Ganó 28 títulos y deja una deuda de 220 millones de euros.
Quedan muy lejos los tiempos en los que
Silvio Berlusconi presentaba a su trío holandés -Van Basten, Gullit y Rijkaard- aterrizando en helicóptero sobre la hierba del escenario. Ocurrió en 1987. En la temporada anterior, la inaugural del proyecto, el Milan concluyó en la quinta plaza de la mano de un técnico casi novel llamado Fabio Capello. Un puesto menos es la posición en la que el magnate ha dejado al conjunto
rossonero. En el entretanto, su dinero hizo tocar el techo a la entidad
lombarda -con un legendario sistema guiado por
Sacchi y con una fórmula ganadora que coronó a
Ancelotti, Pirlo y Kaka- y también la empujó a la Modernidad, cuando cometió negligencias en su labor de gerencia al centrarse en evadir la legalidad transalpina desde el
sui generis aforamiento político. En consecuencia, el gigante entró en la
debacle anárquica que ha conducido hasta este presente en el que Suso y Deulofeu lideran la resurrección.

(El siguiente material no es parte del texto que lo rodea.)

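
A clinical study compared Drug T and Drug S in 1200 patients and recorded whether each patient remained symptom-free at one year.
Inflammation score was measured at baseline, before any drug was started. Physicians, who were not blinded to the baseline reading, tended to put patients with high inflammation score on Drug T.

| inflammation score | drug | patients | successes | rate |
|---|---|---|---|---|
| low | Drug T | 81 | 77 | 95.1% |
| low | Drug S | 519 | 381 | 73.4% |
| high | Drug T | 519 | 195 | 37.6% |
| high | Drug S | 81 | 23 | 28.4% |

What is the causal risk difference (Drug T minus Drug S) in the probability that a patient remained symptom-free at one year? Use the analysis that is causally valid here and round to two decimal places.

The inflammation score-specific comparison favours Drug T throughout, but the pooled figures favour Drug S. The question is whether to condition on inflammation score.
Here inflammation score is a common cause — it drives both which drug a case falls under and the outcome. The crude comparison mixes populations; the stratum-specific rates are the causally relevant ones.
Adjusting over the population distribution of inflammation score: 0.500·(0.951−0.734) + 0.500·(0.376−0.284) = +0.154.

+0.15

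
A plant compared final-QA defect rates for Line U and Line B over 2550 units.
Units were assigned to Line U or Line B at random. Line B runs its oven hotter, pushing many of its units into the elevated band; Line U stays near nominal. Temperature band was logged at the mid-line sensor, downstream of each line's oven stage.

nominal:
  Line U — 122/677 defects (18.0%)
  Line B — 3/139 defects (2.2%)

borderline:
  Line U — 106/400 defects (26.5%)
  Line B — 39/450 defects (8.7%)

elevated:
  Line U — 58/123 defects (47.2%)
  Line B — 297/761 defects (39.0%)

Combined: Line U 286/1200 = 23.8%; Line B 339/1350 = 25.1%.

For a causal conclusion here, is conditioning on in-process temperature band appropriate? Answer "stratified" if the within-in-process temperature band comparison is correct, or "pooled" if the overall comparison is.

pooled

Line B is lower inside every in-process temperature band stratum but Line U is lower in aggregate. Whether to stratify depends on how in-process temperature band relates to the line.
Stratifying would compare lines among units the lines themselves sorted into in-process temperature band groups — a form of selection on an intermediate. The unconditioned pooled rates give the total causal effect.
Pooled: Line U 23.8% vs Line B 25.1%; Line U is lower overall.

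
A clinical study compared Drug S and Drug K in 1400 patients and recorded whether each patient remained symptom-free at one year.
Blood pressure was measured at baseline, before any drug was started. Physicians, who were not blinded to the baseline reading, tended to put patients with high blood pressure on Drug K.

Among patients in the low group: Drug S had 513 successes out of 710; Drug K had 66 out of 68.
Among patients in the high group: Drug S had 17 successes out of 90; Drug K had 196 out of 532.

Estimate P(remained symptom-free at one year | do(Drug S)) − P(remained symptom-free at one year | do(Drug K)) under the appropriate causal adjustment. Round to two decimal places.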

Resulta sintomático que Berlusconi haya concluido la operación de venta al consorcio presidido por
Li Yonghong este jueves, a dos días del derbi milanés. "Fininvest ha concluido hoy la cesión a Rossoneri Sport Investment Lux de su completa participación, del 99,93 %, del AC Milan", reza el comunicado que pone fin al mandato del ex primer ministro de la república italiana. En la mochila marcha el personaje más carismático del
Bel Paese con
cinco Copas de Europa, tres Intercontinentales, ocho
Scudetti, una
Coppa y cinco Supercopas de Europa. Y, además,
220 millones de euros de deuda.
El inversor chino ha mostrado su "empeño en cumplir importantes intervenciones de recapitalización y refuerzo patrimonial y financiero del AC Milan", prosigue el texto de despedida de un mandatario que conquistó 28 trofeos en las más de tres décadas de su era. "El fútbol moderno necesita inversiones y recursos que una sola familia no es capaz de sostener", avanza un comunicado que dio paso a las declaraciones del protagonista del
risorgimento y caída del conjunto milanés: "No podré nunca olvidar las emociones que el Milan ha sabido regalarme a mí y a todos nosotros". "
Siento dolor y conmoción", confesó un Berlusconi que, finalmente, ha asumido su responsabilidad en el vaivén que ha sumido en la sombra al transatlántico, que ha desatendido en la presente década, diciendo adiós.
Autor de la
construcción de una imagen universal para el Milan -modelo plagiado por Florentino Pérez, aunque el español también usó la experiencia del United y el modelo mercantil de las marcas deportivas-, la contratación de nombres como Ronaldo, Ronaldinho, Roberto Baggio, Cafú, Redondo, Seedorf, Inzaghi, George Weah, Andrei Shevchenko, Alessandro Nesta, Zlatan Ibrahimvic, Rui Costa, Desailly, Kluivert o Savicevic contrasta con el último cierre del grifo que limitó la competitividad de la
squadra hasta hacerla pasiva ante el retorno glorioso de la Juventus de Conte y Allegri e, incluso, del Inter de Mourinho y Mancini. Adalid de la Serie A, cuando la
Lega era el mejor campeonato del planeta -en su época dorada de los 80 y primeros 90, con los alemanes en el conjunto
nerazzurro, los neerlandeses en el
rossonero, Maradona en el Nápoles, Platini en la Juventus y la espléndida Sampdoria-, Berlusconi atraviesa el sentimiento milanista después de haber recuperado Milanello, repartiendo
emociones encontradas entre los
tiffosi.El caso es que esta puerta que se cierra le convierte ya en el
presidente de honor de la entidad y en uno de los nombres más trascendentales de su ilustre historia, al lado de Franco Baresi, la familia Maldini, el
Gre-No-Li (trío sueco de los 50 conformado por Gunnar Gren, Gunnar Nordahl y Nils Liedholm), Gianni Rivera, Nereo Rocco (principal comercial del
catenaccio) o Andrea Rizzolli. Todo ello antes de que se desate el 'derbi chino' que enfrenará a Milan e Inter como emblema de la nueva etapa que ya empapa al
calcio. Así pues, la despedida del dirigente desde el máximo accionariado del Milan estuvo engalanada por los golazos de Suso y Deulofeu anotados, el 9 de abril y en San Siro, ante el Palermo.